Stochastic Hyperparameter Optimization through Hypernetworks
Jonathan Lorraine, David Duvenaud
TL;DR
The paper tackles the cost of hyperparameter tuning by replacing nested training loops with a differentiable hypernetwork that maps hyperparameters to near-optimal weights, enabling SGD-based optimization of hyperparameters through the validation loss. It provides both global and local training schemes, with theoretical convergence under mild conditions and practical joint optimization that can handle thousands of hyperparameters. Empirical results show faster convergence and better scalability than unrolled optimization and Gaussian-process-based methods, and demonstrate the approach scales to deeper networks via linear/hybrid hypernetworks.
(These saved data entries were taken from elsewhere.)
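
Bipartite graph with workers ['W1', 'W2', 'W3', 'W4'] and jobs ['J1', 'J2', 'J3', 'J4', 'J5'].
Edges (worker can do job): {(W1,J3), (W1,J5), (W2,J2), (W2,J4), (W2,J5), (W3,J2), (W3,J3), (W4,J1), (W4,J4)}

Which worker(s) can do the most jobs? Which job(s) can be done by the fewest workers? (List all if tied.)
Most versatile: W2 (3 jobs); Least covered: J1 (1 workers)

Worker degrees (jobs they can do): W1:2, W2:3, W3:2, W4:2
Job degrees (workers who can do it): J1:1, J2:2, J3:2, J4:2, J5:2

Maximum worker degree is 3, achieved by: W2
Minimum job degree is 1, achieved by: J1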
These findings offer a scalable, differentiable alternative to traditional hyperparameter methods and point to avenues for integration with meta-learning and multi-step optimization.
Abstract
Machine learning models are often tuned by nesting optimization of model weights inside the optimization of hyperparameters. We give a method to collapse this nested optimization into joint stochastic optimization of weights and hyperparameters. Our process trains a neural network to output approximately optimal weights as a function of hyperparameters. We show that our technique converges to locally optimal weights and hyperparameters for sufficiently large hypernetworks. We compare this method to standard hyperparameter optimization strategies and demonstrate its effectiveness for tuning thousands of hyperparameters.